Farewell then, Mr Elop: It wasn't actually your fault

Graham Cobb Silver badge

Metro was the failed gamble

I am no fan of Elop (I was a fairly well-known developer in the Maemo community and I use a Jolla phone today) but, with hindsight, I think it is clearer to understand what went wrong.

First, as Andrew points out, Nokia had become dysfunctional long before Elop. Eventually the board recognised this and they made the decision to go with Microsoft: that is the reason they hired Elop. You can certainly argue, with hindsight, that that was the wrong decision -- they should have gone with Android -- but it seemed a reasonable decision at the time.

Even at the time, everyone in the business knew that it was almost impossible to create a viable third platform (after Apple and Android) no matter how good it was. The problem, as everyone recognised, was apps: app developers would not develop for a new platform unless it had massive numbers of users, and the users would not come unless there were lots of apps. Maemo/Meego/N9 had proved this. [This is just a repeat, of course, of the VCR industry -- except in that case the three platforms were reduced to just one -- but it was also content availability which forced that].

However, Microsoft thought they could use their massive power, and deep pockets, to prove everyone wrong. And they came up with an interesting idea to make it happen. One which actually seemed to have a chance of working: Metro.

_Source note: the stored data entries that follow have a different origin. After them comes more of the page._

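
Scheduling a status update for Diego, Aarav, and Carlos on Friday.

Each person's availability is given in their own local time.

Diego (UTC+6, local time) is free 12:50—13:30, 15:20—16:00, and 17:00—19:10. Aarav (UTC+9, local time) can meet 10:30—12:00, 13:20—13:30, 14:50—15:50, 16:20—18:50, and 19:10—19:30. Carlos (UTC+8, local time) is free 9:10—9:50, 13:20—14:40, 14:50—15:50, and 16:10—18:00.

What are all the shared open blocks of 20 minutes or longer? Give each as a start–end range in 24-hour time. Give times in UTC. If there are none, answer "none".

09:20–09:50

Diego → UTC: 06:50–07:30, 09:20–10:00, 11:00–13:10.
Aarav → UTC: 01:30–03:00, 04:20–04:30, 05:50–06:50, 07:20–09:50, 10:10–10:30.
Carlos → UTC: 01:10–01:50, 05:20–06:40, 06:50–07:50, 08:10–10:00.
Diego ∩ Aarav: 07:20–07:30, 09:20–09:50.
Diego ∩ Aarav ∩ Carlos: 07:20–07:30, 09:20–09:50.
Windows ≥ 20 min: 09:20–09:50.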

Metro was an attempt to create a platform which would work for the PC, tablets and phones. The idea was that a large proportion of the massive number of Windows PC apps would become available for tablets and phones, which would kickstart the takeup of Windows Phones. The large number of users of Windows Phones would then attract IOS and Android app developers to port to the platform (also making those apps available to desktop users as well, as a side effect).

I can still see why that was attractive. It is the only sensible idea anyone has ever come up with for breaking the IOS/Android duopoly. And I can see why it was attractive to the Nokia board: Microsoft was about the only company which could make a strategy like that successful. I expect the Microsoft board told the Nokia board that they saw this strategy as the only future for Microsoft -- something they may still be right about.

In the end, even Microsoft couldn't do it. Even with hindsight it is hard to say whether the delays and compromises in Metro were the cause or whether the idea was never going to work. For whatever, reason, it was a gamble which failed. Nadella's challenge is to salvage a future for Microsoft with it knocked back to just being a desktop PC platform vendor and business software vendor.